Если бы кто-нибудь взял инфракрасный телескоп, приехал на восточную окраину Олимпа, залез на крышу высокого здания и посмотрел вдаль, он бы увидел, как вдоль всего горизонта медленно надуваются воздушные шарики. Можно было бы подумать, что вот-вот начнется большой праздник, все эти шарики взлетят в воздух, будет большой и красочный фейерверк, люди будут стоять, задрав головы и разинув рты, и все будет очень красиво и здорово.
Рамирес находился не на восточной окраине Олимпа, а километрах в двадцати от нее, и стоял он не на крыше высокого здания, а на большом листе потрескавшегося пластика, брошенном прямо в липкую грязь. Поэтому Рамирес не видел воздушных шариков, а видел медленно растущие аэростаты, выстроившиеся в цепочку от одного горизонта до другого. А если бы Рамирес снял инфракрасные очки, то не увидел бы ничего, кроме неясной тени прямо над головой.
Ветровой щит уже построен, операция достигла последней стадии, самой короткой, но, одновременно, и самой ответственной.
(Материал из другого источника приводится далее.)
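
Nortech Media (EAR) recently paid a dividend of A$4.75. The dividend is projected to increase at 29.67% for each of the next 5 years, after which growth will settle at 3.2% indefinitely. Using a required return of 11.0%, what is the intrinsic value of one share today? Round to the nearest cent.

Two-stage DDM. Project D₁…D_5 at 0.2967, terminal growth 0.032, discount at r = 0.11.
D_1 = 6.1593
D_2 = 7.9868
D_3 = 10.3565
D_4 = 13.4292
D_5 = 17.4137
Terminal value at t=5: TV = D_6/(r−g) = 17.9709/(0.11−0.032) = 230.3967
P₀ = 6.1593/(1+0.11)^1 + 7.9868/(1+0.11)^2 + 10.3565/(1+0.11)^3 + 13.4292/(1+0.11)^4 + 17.4137/(1+0.11)^5 + 230.3967/(1+0.11)^5 = 175.5134

A$175.51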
Щит надо поднять.
Целлофановый шар над головой увеличился настолько, что закрыл солнце. Рамирес окинул взглядом всю цепочку шаров и ему показалось, что скоро аэростаты раздуются до такой степени, что либо начнут соприкасаться друг с другом, либо лопнут. Рамирес помотал головой, отгоняя нелепую мысль. Ерунда это, воздушные шары не лопнут, а промежутки между ними будут очень большими даже тогда, когда шары наполнятся до расчетной величины.
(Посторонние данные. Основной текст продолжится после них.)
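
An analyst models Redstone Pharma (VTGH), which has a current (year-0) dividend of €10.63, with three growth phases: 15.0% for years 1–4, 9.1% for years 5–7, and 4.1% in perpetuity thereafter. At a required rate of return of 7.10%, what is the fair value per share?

€613.28

Three-stage DDM. Project D₁…D_7; terminal Gordon value at t=7 with g = 0.041; discount at r = 0.071.
D_1 = 12.2245
D_2 = 14.0582
D_3 = 16.1669
D_4 = 18.5919
D_5 = 20.2838
D_6 = 22.1296
D_7 = 24.1434
TV_7 = 25.1333/(0.071−0.041) = 837.7768
P₀ = Σ Dₜ/(1+r)ᵗ + TV_7/(1+r)^7 = 613.2814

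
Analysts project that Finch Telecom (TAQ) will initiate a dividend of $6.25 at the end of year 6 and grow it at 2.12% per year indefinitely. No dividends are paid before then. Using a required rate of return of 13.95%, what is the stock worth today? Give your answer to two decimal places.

$27.50

Deferred-dividend DDM. At t=5 the remaining stream is a growing perpetuity with first payment D_6 = 6.25.
V_5 = D_6/(r−g) = 6.25/(0.1395−0.0212) = 52.8318
P₀ = V_5/(1+r)^5 = 52.8318/(1+0.1395)^5 = 27.4994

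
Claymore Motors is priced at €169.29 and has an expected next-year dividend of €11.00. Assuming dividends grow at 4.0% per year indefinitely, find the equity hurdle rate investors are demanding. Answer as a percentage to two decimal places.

Rearranging the constant-growth DDM: r = D₁/P₀ + g.
r = 11.0000 / 169.29 + 0.04 = 0.06498 + 0.04 = 0.10498

10.50%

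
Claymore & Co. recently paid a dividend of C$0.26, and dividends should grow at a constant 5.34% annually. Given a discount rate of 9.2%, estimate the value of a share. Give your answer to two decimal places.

Gordon growth model: P₀ = D₁/(r − g). D₁ = 0.26 × (1 + 0.0534) = 0.2739.
P₀ = 0.2739 / (0.092 − 0.0534) = 0.2739 / 0.0386 = 7.0954

C$7.10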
Над ухом раздался пронзительный скрип. Рамирес непроизвольно вздрогнул, обернулся к источнику шума и увидел, что барабан, на который намотано четыреста погонных метров пластиковой ленты, медленно повернулся вокруг собственной оси. Начался второй этап подъема щита.
Барабан поворачивался, вначале медленно, но с каждой секундой его вращение становилось чуть-чуть быстрее. Рамиресу показалось, что шар над головой дрогнул и медленно пополз вверх, но это не могло быть правдой — шар слишком велик и висит слишком высоко, чтобы с земли можно было заметить такое маленькое перемещение. Но очень хотелось верить, что ты видишь своими глазами, как аэростат подпрыгнул вверх, делая первый шаг на пути превращения планеты из гниющей помойки в цветущий сад.
Тонкая пластиковая лента медленно разматывалась. Сейчас она не казалась призрачной, она выглядела вполне материально, потому что все еще была сложена в гармошку, для нее еще не настало время вспомнить изначальную форму, развернуться в гигантский сверхтонкий парус и соединиться со своими сестрами, которые сейчас начинают путь в небеса с других барабанов.
Засуетились роботы, они подтащили к лебедке новый барабан, не дожидаясь, когда старый полностью размотается. Чтобы подъем щита прошел быстро и без осложнений, необходима точнейшая синхронизация действий всех узлов. Сейчас, пока лепестки щита еще не соединились, некоторая несогласованность допустима, но минут через пять все изменится.